SAN FRANCISCO (KRON) — A new study from University of California San Francisco researchers found evidence that e-cigarettes and marijuana have harmful effects on the heart that are similar to negative effects from traditional tobacco cigarettes.
Health effects from vapes, marijuana joints, and cigarettes all open the door to abnormal heart rhythms, according to a new study published Tuesday in the journal Heart Rhythm.
“We found that cigarettes, e-cigarettes, and marijuana greatly interfere with the electrical activity, structure, and neural regulation of the heart,” said lead author Dr. Huiliang Qiu, a postdoctoral scholar in the UCSF Division of Cardiology. “Often, any single change can lead to arrhythmia disease. Unfortunately, these adverse effects on the heart are quite comprehensive.”
Nicotine vapes and cannabis products have become popular in recent years because the public perceives them as being less harmful than smoking, researchers said. But the new findings shed light on health risks from these seemingly “safer” substances.
Researchers explained that the heart must pump blood efficiently and with correct timing. This vital organ has its own electrical control system resulting from nerves. If parts of the heart don’t correctly handle the electrical signals, then different regions of the heart act asynchronously – essentially fighting against each other, rather than functioning as a single efficient pump, resulting in arrhythmias that can be life threatening, according to researchers.
Specifically, the purpose of the study was to investigate whether the use of novel tobacco products or marijuana can cause the development of proarrhythmic substrate and eventually lead to arrhythmias.

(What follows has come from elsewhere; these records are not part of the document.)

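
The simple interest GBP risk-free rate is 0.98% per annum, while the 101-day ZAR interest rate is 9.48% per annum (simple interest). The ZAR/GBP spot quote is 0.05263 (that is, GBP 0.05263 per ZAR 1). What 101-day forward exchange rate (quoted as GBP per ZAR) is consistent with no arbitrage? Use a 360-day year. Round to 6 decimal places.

T = 101/360 years.
GBP growth factor: 1 + 0.0098×101/360 = 1.0027494.
ZAR accumulates by 1 + 0.0948×101/360 = 1.0265967.
Forward (GBP per ZAR) = 0.05263 × 1.0027494 / 1.0265967 = 0.05140743.

0.051407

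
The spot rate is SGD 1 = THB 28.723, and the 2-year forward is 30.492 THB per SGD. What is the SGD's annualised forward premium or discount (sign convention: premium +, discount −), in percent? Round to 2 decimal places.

+3.08%

T = 2 years.
SGD trades forward at +6.15883% vs spot over the period.
Per annum: 0.0615883 / 2 = 0.030794 = 3.08%.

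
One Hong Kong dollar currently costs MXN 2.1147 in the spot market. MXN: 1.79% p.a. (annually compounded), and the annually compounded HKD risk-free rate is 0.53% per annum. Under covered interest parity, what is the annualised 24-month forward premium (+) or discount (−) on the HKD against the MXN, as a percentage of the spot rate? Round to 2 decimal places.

T = 2 years.
No-arbitrage forward: 2.1147 × 1.0361204 / 1.0106281 = 2.1680416 MXN/HKD.
(F − S)/S ÷ T = (2.1680416 − 2.1147)/2.1147/2 = 0.012612 → 1.26%.

+1.26%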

The study writes of its methodology, “Rats were exposed to smoke from tobacco, marijuana, or cannabinoid-depleted marijuana, to aerosol from electronic cigarettes or heated tobacco products, or to clean air once per day for 8 weeks. The rats exposed to tobacco or marijuana products exhibited progressively increased systolic blood pressure, decreased cardiac systolic function with chamber dilation, and reduced overall heart rate variability, relative to the clean air negative control group.”
“It’s notable that all of these tobacco and marijuana products had such similar effects. And what’s really striking is that this was caused by a single realistic smoking/vaping session per day,” said senior author Matthew Springer, PhD, a UCSF professor of cardiology.
“The bottom line is that e-cigarettes, IQOS, and marijuana cigarettes still involve many of the potential harmful effects of smoking tobacco,” Springer said, “None of these products should be assumed to be a harmless replacement for smoking.”